Groovy strings are similar to Java strings, but with some additional features. They are UTF-8 encoded by default and support interpolation. Groovy also has a concept similar to Go’s runes, which are called ‘characters’ in Groovy.

// The word "hello" in Thai language
def s = "สวัสดี"

// Print the length of the string (in bytes)
println "Len: ${s.length()}"

// Print the hex values of all bytes in the string
s.bytes.each { byte b ->
    print String.format("%02x ", b)
}
println()

// Count the number of characters (equivalent to runes in Go)
println "Character count: ${s.size()}"

// Iterate over each character in the string
s.eachWithIndex { ch, idx ->
    println "${ch.inspect()} starts at $idx"
}

println "\nUsing toCharArray()"
s.toCharArray().eachWithIndex { ch, idx ->
    println "${ch.inspect()} starts at $idx"
    examineCharacter(ch)
}

def examineCharacter(char c) {
    if (c == 't' as char) {
        println "found tee"
    } else if (c == 'ส' as char) {
        println "found so sua"
    }
}

When you run this Groovy script, you’ll see output similar to the following:

Len: 18
e0 b8 aa e0 b8 a7 e0 b8 b1 e0 b8 aa e0 b8 94 e0 b8 b5 
Character count: 6
'ส' starts at 0
'ว' starts at 1
'ั' starts at 2
'ส' starts at 3
'ด' starts at 4
'ี' starts at 5

Using toCharArray()
'ส' starts at 0
found so sua
'ว' starts at 1
'ั' starts at 2
'ส' starts at 3
found so sua
'ด' starts at 4
'ี' starts at 5

This Groovy code demonstrates several concepts:

  1. Groovy strings are UTF-8 encoded by default, allowing us to directly use Thai characters.

  2. The length() method returns the number of bytes in the string, similar to len(s) in Go.

  3. We can iterate over the bytes of a string using the bytes property and print their hex values.

  4. The size() method returns the number of characters in the string, which is equivalent to the rune count in Go.

  5. We can use eachWithIndex to iterate over each character in the string along with its index.

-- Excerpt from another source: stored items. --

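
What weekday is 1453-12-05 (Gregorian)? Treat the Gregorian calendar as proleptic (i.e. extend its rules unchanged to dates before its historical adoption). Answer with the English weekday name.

Monday

JDN 2252096 mod 7 = 0, and JDN 0 was a Monday, so this is a Monday.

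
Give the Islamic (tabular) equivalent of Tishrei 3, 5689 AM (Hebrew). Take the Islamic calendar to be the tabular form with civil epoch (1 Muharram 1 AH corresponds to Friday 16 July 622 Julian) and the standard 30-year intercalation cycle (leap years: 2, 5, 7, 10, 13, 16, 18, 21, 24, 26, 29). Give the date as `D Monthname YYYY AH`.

1 Rabi' al-Thani 1347 AH

Both dates share Julian Day Number 2425507; in the tabular Islamic calendar that is 1 Rabi' al-Thani 1347 AH.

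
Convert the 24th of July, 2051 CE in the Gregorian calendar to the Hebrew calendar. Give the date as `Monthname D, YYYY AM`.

Julian Day Number of the source date = 2470377.
Converting JDN 2470377 to the Hebrew calendar gives 15 Av 5811 AM.

Av 15, 5811 AM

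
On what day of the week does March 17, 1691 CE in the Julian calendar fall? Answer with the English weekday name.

Tuesday

This is JDN 2338771 (27 March 1691 Gregorian).
Since JDN mod 7 = 1 (0 = Monday), the day is Tuesday.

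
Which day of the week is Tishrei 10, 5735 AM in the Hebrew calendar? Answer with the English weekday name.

Equivalently 26 September 1974 Gregorian, JDN 2442317.
2442317 ≡ 3 (mod 7); counting from Monday = 0 gives Thursday.

Thursday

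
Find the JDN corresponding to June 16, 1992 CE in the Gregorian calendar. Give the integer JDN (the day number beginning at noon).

2448790

JDN 2451545 is 1 January 2000 CE (Gregorian); the target day is −2755 days from there, so JDN = 2448790.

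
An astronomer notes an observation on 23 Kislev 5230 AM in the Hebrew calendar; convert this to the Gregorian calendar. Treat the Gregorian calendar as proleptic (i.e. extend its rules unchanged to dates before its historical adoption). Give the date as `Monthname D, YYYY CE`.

Julian Day Number of the source date = 2257941.
Converting JDN 2257941 to the Gregorian calendar gives 6 December 1469 CE.

December 6, 1469 CE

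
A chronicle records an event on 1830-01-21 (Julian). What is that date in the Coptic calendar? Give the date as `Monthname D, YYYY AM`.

The source date corresponds to 2 February 1830 in the Gregorian calendar (JDN 2389486).
That day falls on 26 Tobi 1546 AM in the Coptic calendar.

Tobi 26, 1546 AM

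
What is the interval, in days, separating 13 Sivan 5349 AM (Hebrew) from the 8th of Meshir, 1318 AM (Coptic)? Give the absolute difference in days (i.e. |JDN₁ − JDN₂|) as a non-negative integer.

JDN of the first date = 2301578.
JDN of the second date = 2306221.
|2306221 − 2301578| = 4643.

4643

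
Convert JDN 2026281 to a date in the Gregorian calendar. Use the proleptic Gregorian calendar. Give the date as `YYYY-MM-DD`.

JDN 2451545 is 1 Jan 2000; 2026281 is −425264 days from there.

0835-09-01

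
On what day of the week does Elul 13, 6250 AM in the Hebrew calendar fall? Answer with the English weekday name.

Wednesday

Equivalently 30 August 2490 Gregorian, JDN 2630756.
2630756 ≡ 2 (mod 7); counting from Monday = 0 gives Wednesday.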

  6. The toCharArray() method converts the string to a character array, which we can then iterate over.

  7. We define an examineCharacter method that checks for specific characters, similar to the examineRune function in the Go example.

  8. Groovy uses single quotes for character literals, just like Go uses single quotes for rune literals.

While Groovy doesn’t have a direct equivalent to Go’s runes, its character type serves a similar purpose in representing Unicode code points. The main difference is that Groovy characters are 16-bit, while Go runes are 32-bit integers.